What about using natural sea salt in a regular, healthy diet? 

Most studies that correlate high blood pressures with higher salt intake aren't accounting for the whole picture.

And exactly how high was the blood pressure of the test participants?  Too high or just higher than it was before?


Up until the 1980s, this was the medical standard for blood pressure.

Plus, most people eating a “low-salt diet” are eating too many processed foods.  Many of these foods are contaminated with artificial ingredients like MSG and other sodium-based ingredients.  Paradoxically, these low-salt diets are very high in sodium!  They are encouraging the very thing they claim to treat.

Similar to how these sugar-laden drinks are being sold to diabetics.  

In Chinese medicine, salt is one of the five main flavors.  Some foods, like seaweed, celery, duck, and pork, contain salt naturally as part of their chemical makeup.   The 5 flavors balance each other out in a healthy diet. 
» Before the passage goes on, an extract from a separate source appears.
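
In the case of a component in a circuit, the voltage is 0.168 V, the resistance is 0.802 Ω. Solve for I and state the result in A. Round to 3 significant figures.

Rearranging V = I·R for I: I = V/R.
V = 0.168 V; R = 0.802 Ω.
I = 0.2095 A

0.209 A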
Salt is moistening (part of the water element) and softening.  It balances the flavors of foods and aids digestion.  It’s cooling as well.  If you have dry conditions (dry skin, dry nose, dry anything), hot skin eruptions, or swelling of your lymph nodes, you can use more salt.  If you have fluid retention (too much water element), use less salt.

There’s a reason why food tastes better with salt:  it’s good for you!  Just make sure you’re eating real food and using real salt.  Use a good quality pink or grey salt or a good sea salt.  Stay away from bleached and processed (like “iodized”) salt. 

Always, always, always READ LABELS when you buy food.  People (including yours truly) are surprised to learn their favorite (even from the health food store, people) packaged foods contain food chemicals like

  • Disodium guanylate (GMP)
  • Disodium inosinate (IMP)
  • Monosodium glutamate (MSG)
  • Sodium nitrate
  • Sodium citrate
  • Sodium chloride
  • Sodium diacetate
  • Sodium erythorbate
  • Sodium glutamate
  • Sodium lactate
  • Sodium lauryl Sulfate
  • Sodium metabisulfite
  • Sodium phosphate
  • Trisodium phosphate

Food chemicals are non-foods.  They’re made in a lab and designed to trick the consumer by enhancing the taste of the foods. 

This list is only partial; there are thousands of food chemicals.  They make foods addictive and extremely unhealthy.  Real food is rarely the culprit in health concerns. 

So read your labels, or even better, just make your own food! 

And add as much natural sea salt to your meal as you want to make it taste good.  (It really only takes a pinch.)